Cybernetic thinking
I encourage students to attend to feedback, context, uncertainty, adaptation, and consequence. This supports more careful ways of understanding technological systems and the worlds they help produce.
Education has always been close to my heart. My teaching draws on cybernetics, complexity, and hands-on learning to help students engage critically and creatively with the systems that shape our world.
This page gathers my teaching commitments, educational practice, research supervision, and mentoring activities.
Across undergraduate, postgraduate, and non-award courses, I aim to create learning environments where students can move between conceptual understanding, practical experimentation, and reflective engagement with real-world complexity.
I encourage students to attend to feedback, context, uncertainty, adaptation, and consequence. This supports more careful ways of understanding technological systems and the worlds they help produce.
My teaching invites students to work across technical, social, cultural, and ethical perspectives. I value learning as a collective practice shaped by diverse forms of expertise and lived experience.
Students learn by building, testing, prototyping, and reflecting. I use hands-on activities to help learners encounter complexity not as an abstract idea, but as something they can observe, manipulate, and reason with.
My teaching engagement spans undergraduate, postgraduate, and non-award courses at ANU. The examples below highlight courses and learning experiences where I contribute to conceptual framing, facilitation, hands-on inquiry, and reflective learning design.
As a core year-long course in the Master of Applied Cybernetics, this course enables students to critically analyse emerging technological constellations and engage in informed conversations about cybernetic systems. Grounded in a learning-by-making ethos, the course supports students as they design and build cyber-physical system prototypes both individually and in diverse collaborative teams.

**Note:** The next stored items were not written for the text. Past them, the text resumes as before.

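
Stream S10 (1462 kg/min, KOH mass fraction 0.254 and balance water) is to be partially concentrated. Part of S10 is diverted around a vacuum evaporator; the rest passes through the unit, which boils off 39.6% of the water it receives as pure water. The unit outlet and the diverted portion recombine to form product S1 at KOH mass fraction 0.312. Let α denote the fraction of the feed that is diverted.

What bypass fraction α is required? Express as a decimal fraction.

0.371

All 1462×0.254 = 371.35 kg/min of KOH reaches S1, so S1 = 371.35/0.312 = 1190.2 kg/min and vapour = 271.78 kg/min.
The evaporator receives (1−α)·1462 of feed at 0.746 water and removes 0.396 of that water:
0.396×0.746×(1−α)×1462 = 271.78
(1−α) = 271.78/431.9 = 0.6293;  α = 0.3707.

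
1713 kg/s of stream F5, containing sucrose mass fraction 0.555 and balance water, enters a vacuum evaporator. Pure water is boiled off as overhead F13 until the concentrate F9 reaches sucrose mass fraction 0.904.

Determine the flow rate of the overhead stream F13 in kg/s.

661.3 kg/s

sucrose is conserved: 1713×0.555 = 950.72 kg/s all reports to the concentrate.
Concentrate = 950.72/(target fraction) = 1051.7 kg/s.
Overhead = 1713 − 1051.7 = 661.32 kg/s.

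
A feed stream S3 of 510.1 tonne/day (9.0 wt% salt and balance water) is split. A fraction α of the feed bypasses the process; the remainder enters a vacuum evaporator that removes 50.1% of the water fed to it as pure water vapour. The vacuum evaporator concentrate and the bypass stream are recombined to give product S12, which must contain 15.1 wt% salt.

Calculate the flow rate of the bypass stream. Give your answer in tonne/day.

All 510.1×0.090 = 45.909 tonne/day of salt reaches S12, so S12 = 45.909/0.151 = 304.03 tonne/day and vapour = 206.07 tonne/day.
The evaporator receives (1−α)·510.1 of feed at 0.910 water and removes 0.501 of that water:
0.501×0.910×(1−α)×510.1 = 206.07
(1−α) = 206.07/232.56 = 0.8861;  α = 0.1139.
Bypass flow = 0.1139×510.1 = 58.11 tonne/day.

58.11 tonne/day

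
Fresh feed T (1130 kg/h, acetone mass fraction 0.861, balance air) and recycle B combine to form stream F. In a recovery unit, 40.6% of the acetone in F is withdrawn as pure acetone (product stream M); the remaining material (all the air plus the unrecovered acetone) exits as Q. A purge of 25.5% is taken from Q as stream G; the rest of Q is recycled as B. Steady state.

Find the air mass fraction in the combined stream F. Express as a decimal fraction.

air enters only via T and leaves only via the purge: 1130×0.139 = 0.255×(air in Q), and the recovery unit passes all air, so air in F = air in Q = 615.96 kg/h.
acetone in F: m_A = 1130×0.861 + (1−0.255)·(1−0.406)·m_A, so m_A = 972.93/0.5575 = 1745.3 kg/h.
F = 1745.3 + 615.96 = 2361.2 kg/h.
air fraction in F = 615.96/2361.2 = 0.261.

0.261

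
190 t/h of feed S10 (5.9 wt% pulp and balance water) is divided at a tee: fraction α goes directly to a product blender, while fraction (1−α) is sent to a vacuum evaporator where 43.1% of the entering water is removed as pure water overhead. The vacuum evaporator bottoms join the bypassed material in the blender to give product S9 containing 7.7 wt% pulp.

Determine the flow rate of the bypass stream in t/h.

80.49 t/h

All 190×0.059 = 11.21 t/h of pulp reaches S9, so S9 = 11.21/0.077 = 145.58 t/h and vapour = 44.416 t/h.
The evaporator receives (1−α)·190 of feed at 0.941 water and removes 0.431 of that water:
0.431×0.941×(1−α)×190 = 44.416
(1−α) = 44.416/77.058 = 0.5764;  α = 0.4236.
Bypass flow = 0.4236×190 = 80.486 t/h.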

As part of the School's Navigating Cybernetic Futures Learning Experience (LX) series, I contribute to the delivery of this one-day non-award module. Working within a presenter team, I help equip participants from industry, government, and community sectors with clearer ways of understanding AI as part of wider social, cultural, economic, and ecological systems.

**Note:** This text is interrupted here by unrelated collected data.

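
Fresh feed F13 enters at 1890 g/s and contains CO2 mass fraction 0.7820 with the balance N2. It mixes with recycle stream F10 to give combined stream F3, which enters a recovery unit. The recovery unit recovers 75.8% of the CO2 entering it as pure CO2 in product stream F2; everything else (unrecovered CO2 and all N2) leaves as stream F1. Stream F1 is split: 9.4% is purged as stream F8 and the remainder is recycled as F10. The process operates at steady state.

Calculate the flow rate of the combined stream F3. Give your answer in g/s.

6276 g/s

N2 enters only via F13 and leaves only via the purge: 1890×0.218 = 0.094×(N2 in F1), and the recovery unit passes all N2, so N2 in F3 = N2 in F1 = 4383.2 g/s.
CO2 in F3: m_A = 1890×0.782 + (1−0.094)·(1−0.758)·m_A, so m_A = 1478/0.7807 = 1893 g/s.
F3 = 1893 + 4383.2 = 6276.2 g/s.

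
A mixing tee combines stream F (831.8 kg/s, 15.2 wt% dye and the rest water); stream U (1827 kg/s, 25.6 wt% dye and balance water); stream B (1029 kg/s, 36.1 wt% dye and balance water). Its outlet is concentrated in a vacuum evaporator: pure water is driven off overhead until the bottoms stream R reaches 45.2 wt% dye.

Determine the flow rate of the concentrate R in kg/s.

2136 kg/s

dye entering = 831.8×0.152 + 1827×0.256 + 1029×0.361 = 965.61 kg/s.
All dye reports to R, so R = 965.61/0.452 = 2136.3 kg/s.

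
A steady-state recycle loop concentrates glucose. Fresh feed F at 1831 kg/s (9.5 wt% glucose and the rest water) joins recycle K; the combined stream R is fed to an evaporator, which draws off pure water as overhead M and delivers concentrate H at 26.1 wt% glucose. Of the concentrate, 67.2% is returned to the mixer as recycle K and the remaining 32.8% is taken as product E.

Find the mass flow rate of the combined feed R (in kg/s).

3196 kg/s

Overall glucose balance (none leaves overhead): glucose in fresh feed = glucose in product, i.e. 1831×0.095 = (1−0.672)·H·0.261.
H = 173.94/(0.261×0.328) = 2031.9 kg/s.
Recycle K = 0.672×2031.9 = 1365.4 kg/s.
Combined feed R = 1831 + 1365.4 = 3196.4 kg/s.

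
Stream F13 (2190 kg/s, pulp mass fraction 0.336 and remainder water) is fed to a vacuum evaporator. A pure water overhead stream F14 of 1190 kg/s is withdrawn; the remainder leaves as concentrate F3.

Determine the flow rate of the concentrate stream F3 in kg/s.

Concentrate = 2190 − 1190 = 1000 kg/s.

1000 kg/s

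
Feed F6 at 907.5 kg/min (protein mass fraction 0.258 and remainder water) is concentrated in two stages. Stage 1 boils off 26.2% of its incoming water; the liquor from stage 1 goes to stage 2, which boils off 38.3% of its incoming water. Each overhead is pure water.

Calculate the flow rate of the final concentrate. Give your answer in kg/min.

540.7 kg/min

water in feed = 907.5×0.742 = 673.37 kg/min.
After stage 1: water left = (1−0.262)×673.37 = 496.94; stream total = 731.08 kg/min.
After stage 2: water left = (1−0.383)×496.94 = 306.61; final concentrate = 540.75 kg/min.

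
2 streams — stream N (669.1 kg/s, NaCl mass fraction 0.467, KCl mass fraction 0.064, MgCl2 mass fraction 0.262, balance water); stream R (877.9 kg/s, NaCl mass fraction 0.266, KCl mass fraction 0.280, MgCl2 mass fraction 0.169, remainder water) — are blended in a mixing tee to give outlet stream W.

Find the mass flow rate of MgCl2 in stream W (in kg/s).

323.7 kg/s

MgCl2 out = MgCl2 in = 669.1×0.262 + 877.9×0.169 = 323.67 kg/s.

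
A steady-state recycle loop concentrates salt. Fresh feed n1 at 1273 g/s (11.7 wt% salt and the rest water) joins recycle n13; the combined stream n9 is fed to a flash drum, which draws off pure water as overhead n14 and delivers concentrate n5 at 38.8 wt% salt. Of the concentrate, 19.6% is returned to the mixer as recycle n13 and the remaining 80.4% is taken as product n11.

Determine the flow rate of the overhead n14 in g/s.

889.1 g/s

Overall salt balance (none leaves overhead): salt in fresh feed = salt in product, i.e. 1273×0.117 = (1−0.196)·n5·0.388.
n5 = 148.94/(0.388×0.804) = 477.45 g/s.
Recycle n13 = 0.196×477.45 = 93.58 g/s.
Combined feed n9 = 1273 + 93.58 = 1366.6 g/s.
Overhead n14 = n9 − n5 = 1366.6 − 477.45 = 889.13 g/s.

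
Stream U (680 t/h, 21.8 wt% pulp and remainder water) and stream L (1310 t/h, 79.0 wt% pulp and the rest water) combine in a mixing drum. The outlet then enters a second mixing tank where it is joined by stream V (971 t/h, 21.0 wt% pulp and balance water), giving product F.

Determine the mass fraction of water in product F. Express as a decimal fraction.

0.532

Overall, product flow = 2961 t/h.
water in = 680×0.782 + 1310×0.210 + 971×0.790 = 1574 t/h.
water fraction in F = 0.532.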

I developed and facilitate an undergraduate workshop within the Cybernetics for Social Impact curriculum (awarded Transdisciplinary Teaching Award 2026). Hosted by the ANU McCusker Institute, the workshop equips students with transdisciplinary tools and systems perspectives for engaging with complex social issues and creating meaningful impact.
My supervision and mentoring practice is grounded in curiosity, care, and methodological openness. I am interested in supporting students whose projects engage with complexity, cybernetics, information dynamics, topology, AI-mediated systems, or related questions about emergence and knowledge systems.
I welcome projects that combine conceptual, computational, empirical, or design-oriented approaches to understanding complex systems.
Inspired by a pay-it-forward ethos, I aim to help students and emerging researchers clarify their questions, navigate uncertainty, and develop confidence in transdisciplinary work.